O Conselho Nacional de Supervisores Financeiros sublinha ainda que se melhorar os conhecimentos financeiros da população não é um objetivo fácil de atingir, alterar comportamentos é ainda mais difícil. Apontam especialmente para as dificuldades entre a população adulta com hábitos de gestão das finanças pessoais já enraizados. Por isso, apesar de procurar chegar a toda a população, o plano deu desde o início prioridade aos mais jovens, que estão numa fase da sua vida em que é mais fácil sensibilizar para a adoção de comportamentos financeiros adequados, no presente e na vida futura.
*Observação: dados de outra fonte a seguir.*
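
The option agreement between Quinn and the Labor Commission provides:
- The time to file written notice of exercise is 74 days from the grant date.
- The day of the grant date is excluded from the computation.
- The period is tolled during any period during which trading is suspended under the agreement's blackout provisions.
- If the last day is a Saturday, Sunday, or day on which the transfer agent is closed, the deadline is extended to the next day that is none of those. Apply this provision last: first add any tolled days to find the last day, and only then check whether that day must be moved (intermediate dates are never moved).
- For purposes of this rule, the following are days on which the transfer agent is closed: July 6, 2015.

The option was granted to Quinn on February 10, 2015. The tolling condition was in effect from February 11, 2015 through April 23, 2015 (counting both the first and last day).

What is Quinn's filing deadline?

74 days after February 10, 2015 is April 25, 2015.
From February 11, 2015 through April 23, 2015 inclusive is 72 days; tolling adds 72 days: April 25, 2015 + 72 days = July 6, 2015.
July 6, 2015 is a listed holiday. The next qualifying day is July 7, 2015.

July 7, 2015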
Literacia financeira tem impacto mais alargado que só nas finanças pessoais

“Um objetivo importante a alcançar a médio prazo é reconhecimento generalizado da importância da literacia financeira. A forma como é realizada a gestão das finanças pessoais, que envolve não só o planeamento e gestão do orçamento familiar e da poupança, mas também a escolha de produtos financeiros adequados, tem um impacto muito significativo na vida das pessoas”, defendeu o grupo.

Assim, se houver suficiente sensibilização para o tema, mesmo que ainda existam lacunas nos conhecimentos financeiros, as pessoas ficam despertas para a importância de procurar informação, de fazer perguntas e de analisar criticamente as opções, antes de tomarem decisões financeiras. “Este é um passo essencial para uma gestão adequada e ponderada das finanças pessoais”, afirmou.

Num prazo mais alargado, o plano procura atingir os vários objetivos definidos, nomeadamente a melhoria dos hábitos de poupança, a aplicação da poupança em produtos adequados às necessidades e perfil de risco, o recurso responsável ao crédito com ponderação de diferentes opções e custos associados ou a adoção de hábitos de precaução para situações imprevistas.

“Aos numerosos desafios do plano, acresce a crescente digitalização da economia, que levará nos próximos anos a profundas alterações na forma como as pessoas se relacionam com as instituições financeira, sendo provável que uma parte significativa da população não esteja preparada para o novo contexto digital”, acrescentou o Conselho Nacional de Supervisores Financeiros.